Examples of using these programs:
1. sofm featuresTraining 10299 60 60 sofm.init_weights sofm.output_weights 30 29 0.999 10
Note that you have to first generate sofm.init_weights using some random number generators. This file should contain 30x30(neuron numbers in one side) x60 (dimension) float numbers, for instance. "featuresTraining"
is the file containing the training data.
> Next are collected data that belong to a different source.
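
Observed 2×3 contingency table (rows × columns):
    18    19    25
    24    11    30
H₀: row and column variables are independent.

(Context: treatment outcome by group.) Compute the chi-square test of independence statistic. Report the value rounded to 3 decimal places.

test statistic = 3.376

Row totals [62, 65], col totals [42, 30, 55], n=127
χ² = (18−20.50)²/20.50 + (19−14.65)²/14.65 + (25−26.85)²/26.85 + (24−21.50)²/21.50 + (11−15.35)²/15.35 + (30−28.15)²/28.15 = 3.3760
df = 2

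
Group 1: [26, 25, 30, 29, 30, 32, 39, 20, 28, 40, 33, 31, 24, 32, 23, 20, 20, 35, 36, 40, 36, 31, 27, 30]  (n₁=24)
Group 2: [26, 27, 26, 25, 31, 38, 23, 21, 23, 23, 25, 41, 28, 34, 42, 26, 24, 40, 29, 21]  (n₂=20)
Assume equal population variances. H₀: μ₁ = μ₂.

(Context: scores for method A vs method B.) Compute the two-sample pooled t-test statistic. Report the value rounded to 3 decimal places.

x̄₁=29.875, s₁=6.031, n₁=24
x̄₂=28.650, s₂=6.753, n₂=20
s_p² = [23·6.031² + 19·6.753²]/42 = 40.5518
SE = √(s_p²·(1/24+1/20)) = 1.9280
t = (29.875−28.650)/1.9280 = 0.6354
df = 42

test statistic = 0.635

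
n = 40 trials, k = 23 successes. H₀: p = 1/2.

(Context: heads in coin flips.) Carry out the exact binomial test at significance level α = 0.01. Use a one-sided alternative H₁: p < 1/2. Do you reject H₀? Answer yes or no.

reject H₀: no

Exact binomial: n=40, k=23, p₀=1/2=0.5000
P(X≤23) from Σ C(n,i)·p₀^i·(1−p₀)^(n−i)
p-value (one-sided, H₁ less) = 0.86591
At α=0.01: p ≥ α → fail to reject H₀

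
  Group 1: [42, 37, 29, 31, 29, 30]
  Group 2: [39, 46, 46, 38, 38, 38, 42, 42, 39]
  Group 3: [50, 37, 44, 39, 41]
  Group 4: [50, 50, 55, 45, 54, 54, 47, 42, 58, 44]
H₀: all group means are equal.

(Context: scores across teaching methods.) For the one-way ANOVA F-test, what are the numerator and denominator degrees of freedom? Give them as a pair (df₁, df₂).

degrees of freedom = [3, 26]

k = 4 groups, N = 30 total
df = (k−1, N−k) = (4−1, 30−4) = (3, 26)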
2. majority_vote featuresTraining featuresTraining.label 10299 60 60 30 sofm.output_weights majority_vote.output_labels
The file "featuresTraining.label" contains 4 numbers for each training vector. In these programs, only the first number is used. The remaining numbers are for identifying where these feature vectors are extracted. 3. LVQ3
featuresTraining featuresTraining.label 10299 60 60 30 sofm.output_weights majority_vote.output_labels LVQ.output_weights 10
After the previous three programs, we obtain two files (LVQ.output_weights and majority_vote.output_labels) which form the network, then we use this network to classify all the training data. The training vectors which are classified into
the same subspace represented by the neurons of same class label will be further used in creating codebook for that corresponding class. This will be done by the following programs
4. classifier_1 classifier.train_data LVQ.output_weights majority_vote.output_labels 30
Note that "classifier.train_data" is a text file containing the information for running this program. In "classifier.train_data", the first line has 4 numbers (representing number of files,
times to repeat the training data, number of feature dimension, and number of classes). The second line is the directory which contains the training vectors of each image file. The third line is the output directory for storing classified vectors. The remaining are the file name and followed by the number of partition in each image file (height x width). For example, in the given file
"classifier.train_data", two directory called "features" and "features_class" are created, and there are 13 training data set from 13 large airphotos.
5. classifier_2 classifier.train_data LVQ.output_weights majority_vote.output_labels 30
This program will generate many files and store in the directory "features_class" for further processing by program "codebook".
6. codebook features_class/ 60 60
The file "run_codes" contain all these commands.